Dosen Program Studi Pariwisata Program Pendidikan Vokasi Universitas Indonesia (UI), Dr. Diaz Pranita mengatakan, tren wisata saat ini lebih mengarah kepada kelompok kecil yang homogen seperti keluarga atau korporasi dengan tujuan wisata salah satunya alam atau tempat-tempat yang lebih banyak di luar ruangan.
Arung jeram bisa menjadi salah satu pilihan untuk melepas penat. Bagi warga ibu kota, Bogor dan Sukabumi masih jadi tempat terdekat untuk merasakan keseruan arung jeram. Tetapi sebetulnya Indonesia masih punya banyak tempat yang potensial untuk arung jeram, kata Ketua Umum Federasi Arung Jeram Indonesia (FAJI) Amalia Yunita.
"Di Indonesia banyak tempat yang belum dikenal dan dieksplorasi. Apalagi di Papua, Maluku juga ada sungai bagus-bagus yang belum tereksplorasi," kata Amalia ketika dihubungi ANTARA, Rabu.
Baca juga: Sandiaga ingin pelaku UMKM di desa wisata adaptasi teknologi
Dia meyakini masih banyak surga arung jeram yang tersembunyi di Tanah Air yang kaya dengan sungai dan siap untuk menjadi tempat wisata baru di kemudian hari.

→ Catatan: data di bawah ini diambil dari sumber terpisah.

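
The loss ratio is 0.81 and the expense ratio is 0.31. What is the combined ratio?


Combined ratio = loss ratio + expense ratio
= 0.81 + 0.31
= 1.12


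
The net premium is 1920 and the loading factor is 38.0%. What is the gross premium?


Gross = net * (1 + loading)
= 1920 * (1 + 0.38)
= 1920 * 1.38
= 2649.6


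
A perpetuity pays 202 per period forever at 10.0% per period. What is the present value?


PV = PMT / i
= 202 / 0.1
= 2020.0


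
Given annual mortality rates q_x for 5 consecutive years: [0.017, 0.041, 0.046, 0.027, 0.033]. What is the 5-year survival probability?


p_k = 1 - q_k for each year
Survival = product of (1 - q_k)
= 0.983 * 0.959 * 0.954 * 0.973 * 0.967
= 0.8462


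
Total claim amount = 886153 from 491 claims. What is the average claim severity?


severity = total / number
= 886153 / 491
= 1804.7923


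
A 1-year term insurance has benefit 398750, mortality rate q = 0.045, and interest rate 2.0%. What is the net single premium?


NSP = benefit * q * v
v = 1/(1+i) = 0.980392
NSP = 398750 * 0.045 * 0.980392
= 17591.9118


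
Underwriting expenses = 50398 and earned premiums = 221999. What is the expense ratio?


Expense ratio = expenses / premiums
= 50398 / 221999
= 0.227


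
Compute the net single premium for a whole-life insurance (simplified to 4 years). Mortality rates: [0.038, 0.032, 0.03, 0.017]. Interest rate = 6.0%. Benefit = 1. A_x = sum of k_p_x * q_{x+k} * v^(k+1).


v = 0.943396
Year 0: k_p_x=1.0, q=0.038, term=0.035849
Year 1: k_p_x=0.962, q=0.032, term=0.027398
Year 2: k_p_x=0.931216, q=0.03, term=0.023456
Year 3: k_p_x=0.90328, q=0.017, term=0.012163
A_x = 0.0989


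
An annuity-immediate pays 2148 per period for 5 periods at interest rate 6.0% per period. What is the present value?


PV = PMT * (1 - (1+i)^(-n)) / i
= 2148 * (1 - (1+0.06)^(-5)) / 0.06
= 2148 * (1 - 0.747258) / 0.06
= 2148 * 4.212364
= 9048.1574


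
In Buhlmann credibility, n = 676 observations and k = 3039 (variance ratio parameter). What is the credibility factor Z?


Z = n / (n + k)
= 676 / (676 + 3039)
= 676 / 3715
= 0.182


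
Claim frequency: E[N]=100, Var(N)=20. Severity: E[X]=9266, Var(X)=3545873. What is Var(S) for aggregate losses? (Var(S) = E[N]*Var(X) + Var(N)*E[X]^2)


Var(S) = E[N]*Var(X) + Var(N)*E[X]^2
= 100*3545873 + 20*9266^2
= 354587300 + 1717175120
= 2.0718e+09


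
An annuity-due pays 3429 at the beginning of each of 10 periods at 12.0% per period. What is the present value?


PV_due = PMT * (1-(1+i)^(-n))/i * (1+i)
PV_immediate = 19374.6148
PV_due = 19374.6148 * 1.12
= 21699.5685


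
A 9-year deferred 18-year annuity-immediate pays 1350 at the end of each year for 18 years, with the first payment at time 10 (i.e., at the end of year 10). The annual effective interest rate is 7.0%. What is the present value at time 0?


PV at time 9 of the 18-year annuity-immediate:
a_n = 1350 * (1-(1+0.07)^(-18))/0.07 = 13579.7673
Discount back 9 years to time 0:
PV = 13579.7673 * (1+0.07)^(-9)
= 13579.7673 * 0.543934
= 7386.4937


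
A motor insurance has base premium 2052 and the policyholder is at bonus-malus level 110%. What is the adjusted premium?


adjusted = base * BM_level / 100
= 2052 * 110 / 100
= 2052 * 1.1
= 2257.2


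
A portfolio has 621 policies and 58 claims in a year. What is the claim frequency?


frequency = claims / policies
= 58 / 621
= 0.0934


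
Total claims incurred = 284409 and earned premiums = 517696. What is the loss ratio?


Loss ratio = claims / premiums
= 284409 / 517696
= 0.5494


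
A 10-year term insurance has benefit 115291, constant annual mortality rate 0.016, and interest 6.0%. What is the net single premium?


NSP = benefit * sum_{k=0}^{n-1} k_p_x * q * v^(k+1)
With constant q=0.016, v=0.943396
Sum = 0.110481
NSP = 115291 * 0.110481
= 12737.4128


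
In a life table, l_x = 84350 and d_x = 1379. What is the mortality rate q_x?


q_x = d_x / l_x
= 1379 / 84350
= 0.0163


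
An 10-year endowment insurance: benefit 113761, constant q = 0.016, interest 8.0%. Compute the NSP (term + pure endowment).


Term component = 11486.1239
Pure endowment = 10_p_x * v^10 * benefit = 0.851042 * 0.463193 * 113761 = 44844.2568
NSP = 56330.3806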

Pada Agustus 2020, FAJI menyebutkan dampak pandemi COVID-19 terhadap operator wisata arung jeram di Indonesia selama empat bulan mencapai Rp39,9 miliar akibat penutupan sementara aktivitas sebagai upaya mencegah penyebaran virus tersebut.
Per Februari 2021, sebanyak 74 persen dari 185 operator arung jeram di 18 provinsi Indonesia sudah mulai beroperasi meski orang-orang di baliknya juga bekerja di tempat lain untuk memenuhi kebutuhan. Baru 12 persen yang betul-betul berjalan seperti sebelumnya, sementara 14 persen masih belum beroperasi.
Tahun ini, Amalia mengatakan ada program penguatan pembangunan keterampilan dan kemampuan untuk para pemandu lewat pelatihan daring yang didukung oleh Kementerian Pariwisata dan Ekonomi Kreatif.
"Kami ingin punya wajah baru setelah pandemi selesai, dengan produk yang lebih berkualitas dan berdaya saing," ujar dia.
Arung jeram dapat menjadi tempat melepas jenuh selama berdiam diri di rumah, tetapi FAJI mengatakan masih ada kendala yang dihadapi operator terkait dengan situasi yang membuat masyarakat harus lebih hati-hati dan merogoh kocek lebih dalam bila ingin liburan jarak jauh karena harus menjalani tes untuk membuktikan bebas dari COVID-19.
Baca juga: Sandiaga ingatkan desa wisata disiplin terapkan protokol kesehatan
Dengan kondisi perekonomian yang menantang, masyarakat juga belum berani mengeluarkan dana besar di luar hal esensial karena belum tahu kapan situasi kembali normal.
"Yang dicari yang diskon-diskon, sementara operator dengan prokotol kesehatan jadi punya pengeluaran tambahan, kapasitas dibatasi sehingga tidak berada di posisi yang bisa memberikan harga lebih murah," jelas Amalia, menambahkan itulah alasan mengapa ada operator yang memilih untuk belum beroperasi kembali.
Ia menjelaskan, di beberapa daerah yang digandrungi wisatawan domestik, sudah ada pergerakan minat wisatawan. Kehadiran vaksin juga mempengaruhi rasa percaya diri masyarakat, imbuh dia.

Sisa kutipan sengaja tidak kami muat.